Calculate the volume of oxygen at 10 degrees Celsius and 1.6 atm pressure that can be produced by decomposing 128g of hydrogen peroxide
To calculate the volume of oxygen produced by decomposing hydrogen peroxide, you need to use the ideal gas law equation:
PV = nRT
Where:
P = pressure (in atm)
V = volume (in liters)
n = number of moles of gas
R = ideal gas constant (0.0821 L·atm/mol·K)
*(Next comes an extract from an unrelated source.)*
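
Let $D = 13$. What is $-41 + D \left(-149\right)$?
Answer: $-1978$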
T = temperature (in Kelvin)
We'll first convert the given Celsius temperature to Kelvin:
T(K) = T(°C) + 273.15
So, T(K) = 10 + 273.15 = 283.15 K
Next, we need to calculate the number of moles of oxygen produced from the given mass of hydrogen peroxide. Hydrogen peroxide (H2O2) decomposes into water (H2O) and oxygen (O2) according to the following balanced equation:
2 H2O2 -> 2 H2O + O2
The molar mass of hydrogen peroxide is 34.02 g/mol, so the number of moles can be calculated as follows:
n = mass / molar mass
n = 128 g / 34.02 g/mol ≈ 3.764 mol
Now, we can substitute the values into the ideal gas law equation:
PV = nRT
V = (nRT) / P
V = (3.764 mol)(0.0821 L·atm/mol·K)(283.15 K) / 1.6 atm
V ≈ 13.01 L
Therefore, the volume of oxygen that can be produced by decomposing 128g of hydrogen peroxide at 10 degrees Celsius and 1.6 atm pressure is approximately 13.01 liters.